Тут журналист Кашин не совсем правдиво (а точнее, с неприсущими ему желтизной и хамоватостью)
изволили высказаться о Солженицыне. Ну, казалось бы, изволили и изволили: ничего странного, сейчас много всего удивительного суетится по литературному вопросу. Любопытно, что в кашинском ЖЖ пост, посвященный Солженицыну, находится аккурат между изречениями автора, посвященным
Юрию Нагибину (ясное дело, «омерзительнейшему злобному мудаку») и
сетевому писателю Сумерку (для тех, кто еще осмелился не прочесть). Иными словами, Нагибин, Солженицын и Сумерк – это одного примерно ряда предметы, как вобла, бычки и корюшка.
Но не об этом. Кашинизм в навешивании ярлыков, как типичное проявление современного плебейства, невольно заставляет определиться с собственным отношением к Солженицину, который сам по себе есть сокрушительный и вполне самодостаточный факт в истории русской литературы и мирового искусства. А это непросто.

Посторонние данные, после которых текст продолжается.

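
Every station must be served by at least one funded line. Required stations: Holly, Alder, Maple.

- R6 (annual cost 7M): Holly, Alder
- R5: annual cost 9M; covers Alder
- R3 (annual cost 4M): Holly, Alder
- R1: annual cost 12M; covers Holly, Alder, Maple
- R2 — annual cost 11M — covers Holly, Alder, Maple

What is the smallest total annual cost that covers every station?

11

This is an integer covering problem.
The greedy cost-per-new-station heuristic would pick R3 and R2 for 15, but a cheaper cover exists.
R2 alone covers Holly, Alder, Maple — every station.
Total annual cost: 11.
No cover costs less than 11.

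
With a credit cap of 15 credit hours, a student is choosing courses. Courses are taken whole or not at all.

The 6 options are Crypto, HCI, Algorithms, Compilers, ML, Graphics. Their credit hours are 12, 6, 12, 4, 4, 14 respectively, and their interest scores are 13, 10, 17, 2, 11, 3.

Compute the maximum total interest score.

This is an integer program with binary decision variables.
Algorithms: credit hours 12 ≤ 15, interest score 17.
HCI + Compilers + ML: credit hours 6 + 4 + 4 = 14 ≤ 15, interest score 10 + 2 + 11 = 23.
HCI + ML: credit hours 6 + 4 = 10 ≤ 15, interest score 10 + 11 = 21.
Best is HCI, Compilers, and ML with total interest score 23.

23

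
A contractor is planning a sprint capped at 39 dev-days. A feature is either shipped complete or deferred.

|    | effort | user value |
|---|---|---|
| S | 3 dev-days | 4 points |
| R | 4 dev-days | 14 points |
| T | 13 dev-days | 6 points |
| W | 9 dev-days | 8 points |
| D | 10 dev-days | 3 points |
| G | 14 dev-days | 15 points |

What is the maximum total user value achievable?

41

Allowing fractional choices, the relaxed optimum would be about 45.2, but features are indivisible.
S + R + W + G: effort 3 + 4 + 9 + 14 = 30 ≤ 39, user value 4 + 14 + 8 + 15 = 41.
R + W + D + G: effort 4 + 9 + 10 + 14 = 37 ≤ 39, user value 14 + 8 + 3 + 15 = 40.
Best is S, R, W, and G with total user value 41.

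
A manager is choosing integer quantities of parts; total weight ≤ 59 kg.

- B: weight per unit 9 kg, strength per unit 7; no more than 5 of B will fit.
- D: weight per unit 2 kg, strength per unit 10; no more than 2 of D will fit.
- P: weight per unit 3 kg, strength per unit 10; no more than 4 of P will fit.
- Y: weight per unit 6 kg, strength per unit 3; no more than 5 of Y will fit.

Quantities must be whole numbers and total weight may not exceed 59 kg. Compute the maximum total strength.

D has the best ratio (10/2); taking only D gives at most 2×10 = 20 (stopped by the supply cap of 2).
Mixing does better — 4×B, 2×D, 4×P, and 1×Y: weight 58 ≤ 59, strength 4·7 + 2·10 + 4·10 + 1·3 = 91.

91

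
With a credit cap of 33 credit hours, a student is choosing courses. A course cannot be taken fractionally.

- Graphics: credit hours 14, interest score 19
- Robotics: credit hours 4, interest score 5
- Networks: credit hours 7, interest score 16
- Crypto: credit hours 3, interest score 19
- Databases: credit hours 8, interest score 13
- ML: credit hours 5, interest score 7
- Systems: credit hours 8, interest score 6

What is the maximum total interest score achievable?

67

Graphics + Networks + Crypto + ML: credit hours 14 + 7 + 3 + 5 = 29 ≤ 33, interest score 19 + 16 + 19 + 7 = 61.
Graphics + Networks + Crypto + Databases: credit hours 14 + 7 + 3 + 8 = 32 ≤ 33, interest score 19 + 16 + 19 + 13 = 67.
Graphics + Robotics + Networks + Crypto + ML: credit hours 14 + 4 + 7 + 3 + 5 = 33 ≤ 33, interest score 19 + 5 + 16 + 19 + 7 = 66.
Best is Graphics, Networks, Crypto, and Databases with total interest score 67.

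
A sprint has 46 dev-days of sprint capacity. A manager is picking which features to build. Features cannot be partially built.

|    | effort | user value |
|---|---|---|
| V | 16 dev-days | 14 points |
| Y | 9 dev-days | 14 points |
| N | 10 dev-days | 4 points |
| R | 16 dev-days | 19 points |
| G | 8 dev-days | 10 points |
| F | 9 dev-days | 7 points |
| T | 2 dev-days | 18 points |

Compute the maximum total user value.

68

This is a 0-1 knapsack instance.
Y + N + R + G + T: effort 9 + 10 + 16 + 8 + 2 = 45 ≤ 46, user value 14 + 4 + 19 + 10 + 18 = 65.
V + Y + R + T: effort 16 + 9 + 16 + 2 = 43 ≤ 46, user value 14 + 14 + 19 + 18 = 65.
Y + R + G + F + T: effort 9 + 16 + 8 + 9 + 2 = 44 ≤ 46, user value 14 + 19 + 10 + 7 + 18 = 68.
Best is Y, R, G, F, and T with total user value 68.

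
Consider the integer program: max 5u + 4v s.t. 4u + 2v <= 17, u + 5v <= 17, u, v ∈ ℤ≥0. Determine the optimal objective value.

23

Relaxing integrality, the LP optimum is 25.50 at (u,v) = (2.83, 2.83), which is not an integer point.
(u,v)=(3,2): 4·3+2·2=16≤17, 1·3+5·2=13≤17, objective 23.
(u,v)=(2,3): 4·2+2·3=14≤17, 1·2+5·3=17≤17, objective 22.
(u,v)=(3,1): 4·3+2·1=14≤17, 1·3+5·1=8≤17, objective 19.
(u,v)=(2,2): 4·2+2·2=12≤17, 1·2+5·2=12≤17, objective 18.
Maximum is 23 at (u,v)=(3,2).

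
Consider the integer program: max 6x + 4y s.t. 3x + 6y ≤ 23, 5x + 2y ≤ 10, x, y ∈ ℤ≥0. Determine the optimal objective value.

Relaxing integrality, the LP optimum is 17.67 at (x,y) = (0.583, 3.54), which is not an integer point.
(x,y)=(1,2): 3·1+6·2=15≤23, 5·1+2·2=9≤10, objective 14.
(x,y)=(0,3): 3·0+6·3=18≤23, 5·0+2·3=6≤10, objective 12.
(x,y)=(1,1): 3·1+6·1=9≤23, 5·1+2·1=7≤10, objective 10.
No feasible integer point exceeds 14.

14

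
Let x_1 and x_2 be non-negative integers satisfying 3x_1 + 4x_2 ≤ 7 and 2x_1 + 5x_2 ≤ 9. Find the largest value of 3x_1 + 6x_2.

Relaxing integrality, the LP optimum is 10.50 at (x_1,x_2) = (0, 1.75), which is not an integer point.
(x_1,x_2)=(1,1): 3·1+4·1=7≤7, 2·1+5·1=7≤9, objective 9.
(x_1,x_2)=(0,1): 3·0+4·1=4≤7, 2·0+5·1=5≤9, objective 6.
(x_1,x_2)=(2,0): 3·2+4·0=6≤7, 2·2+5·0=4≤9, objective 6.
(x_1,x_2)=(1,0): 3·1+4·0=3≤7, 2·1+5·0=2≤9, objective 3.
Maximum is 9 at (x_1,x_2)=(1,1).

9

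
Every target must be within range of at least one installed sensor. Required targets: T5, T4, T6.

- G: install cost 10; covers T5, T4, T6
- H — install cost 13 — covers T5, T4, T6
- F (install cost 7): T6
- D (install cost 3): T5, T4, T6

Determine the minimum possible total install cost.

3

D alone covers T5, T4, T6 — every target.
Total install cost: 3.
No cover costs less than 3.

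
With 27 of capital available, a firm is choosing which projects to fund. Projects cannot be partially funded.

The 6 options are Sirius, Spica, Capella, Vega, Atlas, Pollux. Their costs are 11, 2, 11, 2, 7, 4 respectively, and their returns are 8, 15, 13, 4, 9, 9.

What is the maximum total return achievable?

50

Allowing fractional choices, the relaxed optimum would be about 50.7, but projects are indivisible.
Spica + Capella + Vega + Atlas + Pollux: cost 2 + 11 + 2 + 7 + 4 = 26 ≤ 27, return 15 + 13 + 4 + 9 + 9 = 50.
Sirius + Spica + Vega + Atlas + Pollux: cost 11 + 2 + 2 + 7 + 4 = 26 ≤ 27, return 8 + 15 + 4 + 9 + 9 = 45.
Spica + Capella + Atlas + Pollux: cost 2 + 11 + 7 + 4 = 24 ≤ 27, return 15 + 13 + 9 + 9 = 46.
Best is Spica, Capella, Vega, Atlas, and Pollux with total return 50.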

Например, для меня существует два Солженицына. Первый – это Солженицын, написавший «Щ-851», переименованный впоследствии Твардовским в «Один день Ивана Денисовича», «Матренин двор», «В круге первом», «Раковый корпус», «Крохотки» -- вещи, определившие в русской литературе двадцатого столетия уровень мотива, мысли, мастерства, актуализации текста, выпуклости образов, из которых – только его Глеб Нержин, только Сологдин, только Костоглотов, Володин, Осколупов, Демка, Рубин, Потапов – стоят всех остальных, вместе взятых за пятьдесят лет вокруг. Этот первый Солженицын – великий, если не величайший писатель, которого из современников сравнить не с кем и сравнивать незачем.
Второй – это Солженицын – автор «Архипелага ГУЛАГ», «Красного колеса», «Наших плюралистов», «Весен и лет», это человек, рукой которого написаны «Двести лет вместе»… Поздний (не по времени, но по смене мировоззрения и целевых приоритетов) Солженицын – сложный, хотя и не менее оттого интересный: он редко вызывает у кого-то (в том числе – и у меня) симпатию и понимание; как писатель, он уже замкнут внутри несуществующего, придуманного мира («Как не встретить американца – знаешь: он русский в душе»), мертвого языка («пытчивый», «внимчивый», «усовершил», «громогласил»), оторванных от актуальной среды событий и мнений. Но и этот, по определению Копелева, «русист-почвенник», уже превратившись в рукотворный, но пустой по существу миф, продолжал двадцать лет держать в кулаке едва трепыхающуюся русскую (советсткую и эмигрантскую) литературу; и каждое его «стыдно!» легче и верней меняло судьбы, события и вообще мир, нежели любое постановление партии и правительства.
Солженицына можно любить или ненавидеть, читать или не читать, признавать или не признавать – но как явление в искусстве он пока бесспорно шире и необъятнее любых оценочных категорий. К сколь-либо многомерному, честному и адекватному пониманию его (если вообще уместно так выразиться) роли в российском контексте еще не приблизился никто – хотя о Солженицине написаны сотни исследований, порой блестящих, два огромных романа (а в довершение к своей не очень удачной «Москве—2042» Войнович пару лет назад вдогонку добавил еще и «документальное» эссе «Портрет на фоне мифа» – слабоядовитый плевок в вечность), -- и, конечно, навешены миллионы мудацких ярлыков, как этот, сегодняшний.
Их, конечно, учитывать тоже имеет смысл. И даже надо. Но – бесполезно.